Tech firm Honeywell International Inc. and consulting and engineering company Wood are set to launch a technology to help companies reduce carbon intensity when making sustainable aviation fuel (SAF), the partners said on Sept. 23.
The Biden administration is setting targets to help boost SAF production to shift the aviation industry away from using traditional petroleum-based jet fuel. Earlier this month, the White House said it is targeting 20% lower aviation emissions by 2030. Makers of SAF with a lower level of carbon intensity could be eligible for more government subsidies encouraging development of such fuels.
Some are skeptical about whether the SAF market can reach that 20% target, as production is still miniscule. Less than 1% of the roughly 21.5 billion gallons of jet fuel burned each year in the U.S. is SAF, but the White House set a production target of 3 billion gallons by 2030.
Sustainable aviation fuel can be made with feedstocks like cooking oil, animal fat and soybean oil.

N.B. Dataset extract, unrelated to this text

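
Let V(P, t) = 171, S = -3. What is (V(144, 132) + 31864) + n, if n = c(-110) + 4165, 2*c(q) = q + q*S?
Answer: 36310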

The two companies are combining on a process that pairs production processing from Honeywell with Wood’s hydrogen plant technology. They said it can significantly reduce lifecycle greenhouse-gas emissions, especially when using certain feedstocks, compared to emissions when producing traditional jet fuel.
Honeywell’s production process converts waste oils, fats and greases into SAF. The byproducts produced will then be turned into renewable hydrogen using Wood's technology. That renewable hydrogen is then injected back into the Honeywell production process to remove feed impurities and create a cleaner-burning renewable fuel, the release said.
The CO₂ generated from production of the hydrogen can be captured and routed for permanent underground sequestration using Honeywell’s technology.
“The government incentives here are very supportive, but the economics improve greatly as you reduce carbon intensities,” said Ben Owens, vice president and general manager of Honeywell Sustainable Technology Solutions. He said the companies are in talks with current producers of sustainable aviation fuel.
Industry participants say there is a finite amount of lucrative feedstocks like used cooking oil, which will cap the amount of SAF that can flow into the market on a timely basis.
“The skepticism is fair. It's a very tough target,” Owens said. “The current generations of fats, oils and greases will max out at some point. We’re working to maximize that feedstock, but we’re also working on new feedstocks for the future.”